# Teaching your dog to retrieve



## schering (Jun 26, 2008)

How do you teach your dog to retrieve?


----------



## sagelfn (Aug 13, 2009)

are you talking about the game fetch or to fetch a certain item?


----------



## sagelfn (Aug 13, 2009)

i took too long to edit my post...

I looked through this section and found the following threads on teaching fetch..I did not read them but hopefully one of them will help

http://www.germanshepherds.com/forum/how-do-i-teach-my-dog/116061-how-teach-fetch.html

http://www.germanshepherds.com/forum/how-do-i-teach-my-dog/112177-fetch-help.html

http://www.germanshepherds.com/forum/how-do-i-teach-my-dog/105925-fetch-drop-ball-my-feet.html

http://www.germanshepherds.com/forum/how-do-i-teach-my-dog/96151-retrieving-ball.html

if you want it to fetch a certain item its the same as fetch they just have to know the items name


----------



## Jacq (Mar 17, 2010)

the last post in that last link looked promising... i think i am going to try and use that technique from the get go.


----------



## leomartin6 (Apr 8, 2010)

Teaching a dog to retrieve is not that tough i suppose.


----------



## Mrs.K (Jul 14, 2009)

leomartin6 said:


> Teaching a dog to retrieve is not that tough i suppose.

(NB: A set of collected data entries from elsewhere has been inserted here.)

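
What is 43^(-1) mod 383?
98

gcd(43, 383) = 1, so the inverse exists.
Extended Euclidean algorithm on (383, 43):
383 = 8 × 43 + 39  ⟹  39 = (1)·383 + (-8)·43
43 = 1 × 39 + 4  ⟹  4 = (-1)·383 + (9)·43
39 = 9 × 4 + 3  ⟹  3 = (10)·383 + (-89)·43
4 = 1 × 3 + 1  ⟹  1 = (-11)·383 + (98)·43
So (98)·43 ≡ 1 (mod 383), i.e. 43^(-1) ≡ 98 (mod 383).
Check: 43 × 98 = 4214 ≡ 1 (mod 383)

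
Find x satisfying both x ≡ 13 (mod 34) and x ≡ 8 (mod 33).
965

Using Chinese Remainder Theorem:
M = 34 × 33 = 1122
M1 = 33, M2 = 34
y1 = 33^(-1) mod 34 = 33
y2 = 34^(-1) mod 33 = 1
x = (13×33×33 + 8×34×1) mod 1122 = 965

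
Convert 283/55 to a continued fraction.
[5; 6, 1, 7]

Euclidean algorithm steps:
283 = 5 × 55 + 8
55 = 6 × 8 + 7
8 = 1 × 7 + 1
7 = 7 × 1 + 0
Continued fraction: [5; 6, 1, 7]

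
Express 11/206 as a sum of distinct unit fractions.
1/19 + 1/1305 + 1/5107770

Greedy algorithm:
11/206: ceiling(206/11) = 19, use 1/19
3/3914: ceiling(3914/3) = 1305, use 1/1305
1/5107770: ceiling(5107770/1) = 5107770, use 1/5107770
Result: 11/206 = 1/19 + 1/1305 + 1/5107770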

That depends on a lot of factors...


----------



## JKlatsky (Apr 21, 2007)

I actually think that a formal retrieve is one of the most complex tasks to teach for competitive obedience.

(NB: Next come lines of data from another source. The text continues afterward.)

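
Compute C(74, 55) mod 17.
9

Using Lucas' theorem:
Write n=74 and k=55 in base 17:
n in base 17: [4, 6]
k in base 17: [3, 4]
C(74,55) mod 17 = ∏ C(n_i, k_i) mod 17
Digit binomials (mod 17): C(4,3) = 4; C(6,4) = 15
Product: 4 × 15 = 60 ≡ 9 (mod 17)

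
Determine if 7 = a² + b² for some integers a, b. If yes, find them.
Not possible

Factorization: 7 = 7
By Fermat: n is sum of two squares iff every prime p ≡ 3 (mod 4) appears to even power.
Prime(s) ≡ 3 (mod 4) with odd exponent: [(7, 1)]
Therefore 7 cannot be expressed as a² + b².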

Just getting your dog to bring something back? Not so much.


----------



## Mrs.K (Jul 14, 2009)

JKlatsky said:


> I actually think that a formal retrieve is one of the most complex tasks to teach for competitive obedience.
> 
> Just getting your dog to bring something back? Not so much.

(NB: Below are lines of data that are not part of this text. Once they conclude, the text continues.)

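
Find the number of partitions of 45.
89134

p(n) counts ways to write n as a sum of positive integers (order ignored).
Euler's pentagonal recurrence: p(k) = p(k-1) + p(k-2) - p(k-5) - p(k-7) + p(k-12) + p(k-15) - ... (offsets j(3j∓1)/2, signs ++--, p(0)=1, p(<0)=0).
DP table for k = 0..44: p(0)=1, p(1)=1, p(2)=2, p(3)=3, p(4)=5, p(5)=7, p(6)=11, p(7)=15, p(8)=22, p(9)=30, p(10)=42, p(11)=56, p(12)=77, p(13)=101, p(14)=135, p(15)=176, p(16)=231, p(17)=297, p(18)=385, p(19)=490, p(20)=627, p(21)=792, p(22)=1002, p(23)=1255, p(24)=1575, p(25)=1958, p(26)=2436, p(27)=3010, p(28)=3718, p(29)=4565, p(30)=5604, p(31)=6842, p(32)=8349, p(33)=10143, p(34)=12310, p(35)=14883, p(36)=17977, p(37)=21637, p(38)=26015, p(39)=31185, p(40)=37338, p(41)=44583, p(42)=53174, p(43)=63261, p(44)=75175.
Final step: p(45) = p(44) + p(43) - p(40) - p(38) + p(33) + p(30) - p(23) - p(19) + p(10) + p(5)
= 75175 + 63261 - 37338 - 26015 + 10143 + 5604 - 1255 - 490 + 42 + 7
= 89134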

Yes. That is true. And thats when a lot of people use pressure, e-collar and the prong because they don't know how to do it otherwise... 

When I think back 18-20 years... omg...the way they taught and trained (if you can even use those words) dogs to retrieve, those poor dogs went through he$$ and back to learn how to retrieve because it was so common these days to use tortorous tools. :help:


----------